Écran nègre, nuit blanche pour les élites.


Caracas, 6 juillet 2007.


Caracas, juillet 2007. La chaîne commerciale RCTV revient sur le câble avec sa programmation habituelle. La "fermeture de la dernière télévision indépendante par Chavez" vaut donc ce que valait le "Salvador Allende ennemi de la liberté d’expression" de 1973. Le lecteur du Monde ne le saura jamais. Au Venezuela, en juillet 2007, l’opposition possède l’écrasante majorité des médias et le quotidien français n’est que le calque de ce monopole. Les "enquêtes" et les "preuves" du Monde sur la corruption de Chavez fleurissent depuis huit ans dans le moindre kiosque á journaux. Le dénigrement de la démocratie participative et la dénonciation de la "militarisation du régime" sont retransmis du matin au soir par des centaines de radios commerciales. L’exclusion par le Monde des trois quarts de la population reproduit le racisme de Globovision, Venevision, Televen, RCTV et autres chaînes qui occupent 80 % des ondes.

Une des caractéristiques de la révolution bolivarienne est la lente récupération populaire des droits politiques, économiques, sociaux, culturels. Asphyxié par le néolibéralisme des années 80 le cinéma latino-américain avait vu ses écoles privatisées, ses studios bradés, ses remparts légaux démontés. "Comment accepter que les huit plus grands studios d’Hollywood se répartissent 85 % du marché mondial du cinéma et occupent 98 % de l’offre en Amérique Latine ?" a demandé le président Chavez en inaugurant le 3 juin 2006 une de ses promesses électorales, la Villa del Cine. Quinze mini studios, deux grandes salles complètement équipés, un centre de haute technologie pour la post-production, des formations permanentes. Les cinéastes vénézuéliens(ne)s peuvent enfin résister à la dictature d’Hollywood en réalisant sur place les activités sous-traitées à l’étranger.

Parmi les projets, un film sur Francisco de Miranda, philosophe et combattant des révolutions nord-américaine et française, héros de l’indépendance latino-américaine ; le "Général dans son labyrinthe" de Gabriel Garcà­a Marquez ; une série sur Ezequiel Zamora, le Zapata vénézuélien ; plusieurs long-métrages de fiction ; quelques centaines de documentaires culturels ou sociaux. Le Ministre de la Culture Farruco Sesto multiplie plateformes de création, de formation et de diffusion cinématographiques avec un slogan, "le peuple est la culture" . L’État a attendu l’expiration légale en mai 2007 de la concession d’une chaîne commerciale pour créer Tves, une télévision de service public, éducative, informative et culturelle. La Cinémathèque Nationale inaugure 120 salles communautaires dans les villages paysans ou indigènes, jusqu’au bord des fleuves du vaste Venezuela, pour que les éternels exclus se libèrent de la prison du DVD nord-américain et accèdent aux meilleures oeuvres du cinéma mondial.

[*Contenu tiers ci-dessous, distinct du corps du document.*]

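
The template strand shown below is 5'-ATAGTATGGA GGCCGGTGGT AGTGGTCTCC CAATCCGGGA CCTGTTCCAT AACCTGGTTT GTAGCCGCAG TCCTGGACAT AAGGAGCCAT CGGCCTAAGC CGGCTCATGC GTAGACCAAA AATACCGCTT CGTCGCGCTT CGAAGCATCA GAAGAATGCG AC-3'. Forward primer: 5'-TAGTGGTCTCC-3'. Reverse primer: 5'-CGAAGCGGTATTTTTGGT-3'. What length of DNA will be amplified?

113 bp

Scanning the template, TAGTGGTCTCC occurs at positions 20–30; this primer anneals to the bottom strand there with its 3' end pointing downstream.
Reverse complement of the reverse primer: ACCAAAAATACCGCTTCG. This occurs on the top strand at positions 115–132.
Product length = (reverse-primer end) − (forward-primer start) + 1 = 132 − 20 + 1 = 113 bp.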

C’est ici que le Monde entre "en action" . Le titre est prêt : "Chavez fait son cinéma" (16/06/07). Le "reportage" de l’envoyé spécial Paulo Paraguana commence par une exclusion. Il n’y aura nul contact avec le public populaire des nouvelles salles de cinéma. Il n’y aura nulle entrevue avec l’un ou l’autre des scénaristes, acteurs ou actrices, techniciens, cadreurs, preneurs de son, producteurs indépendants engagés dans l’aventure. Pour la caution locale, Paulo Paranagua préfère contacter Oscar Lucien, un sociologue qu’on a vu en 2003, aux côtés d’un militaire putschiste, dans un colloque destiné á démontrer les "mensonges" du film de Kim Bartley sur le coup d’État contre Chavez (documentaire couronné par douze prix internationaux - voir le film st-f) [1]. Familier des plateaux de la télé vénézuélienne, il y dénonce constamment la "dictature du lieutenant-colonel-castro-communiste" et "l’absence de liberté d’expression" . Il n’aime pas la Villa del Cine et il a de bonnes raisons pour cela. Président d’un club "d’auteurs" d’où sont exclus la plupart des travailleurs du cinéma, Oscar Lucien est un nostalgique de l’époque où l’on se partageait "en famille" les budgets de l’État. Sa pensée se résume facilement : si l’État ne finance plus l’élite, c’est qu’il est devenu totalitaire. Dans El Nacional du 29 juin 2006, il critique la naissance de Tves, télévision de service public, sur l’ancienne fréquence hertzienne de la chaîne commerciale RCTV : "Celui qui rentrait tôt chez lui pour voir "Qui veut être millionnaire ?" , la femme qui distribuait fébrilement le dîner pour se plonger dans les péripéties de la telenovela (...), celui qui savourait tous les dimanches une superproduction d’Hollywood, tous ressentent un sentiment de dénuement, d’arbitraire" . Il est vrai que la directrice de la nouvelle TVes est une passionnée de culture afro caraïbe et que les collègues d’Oscar Lucien, comme Marta Colomina, déplore la "négritude" de la chaîne.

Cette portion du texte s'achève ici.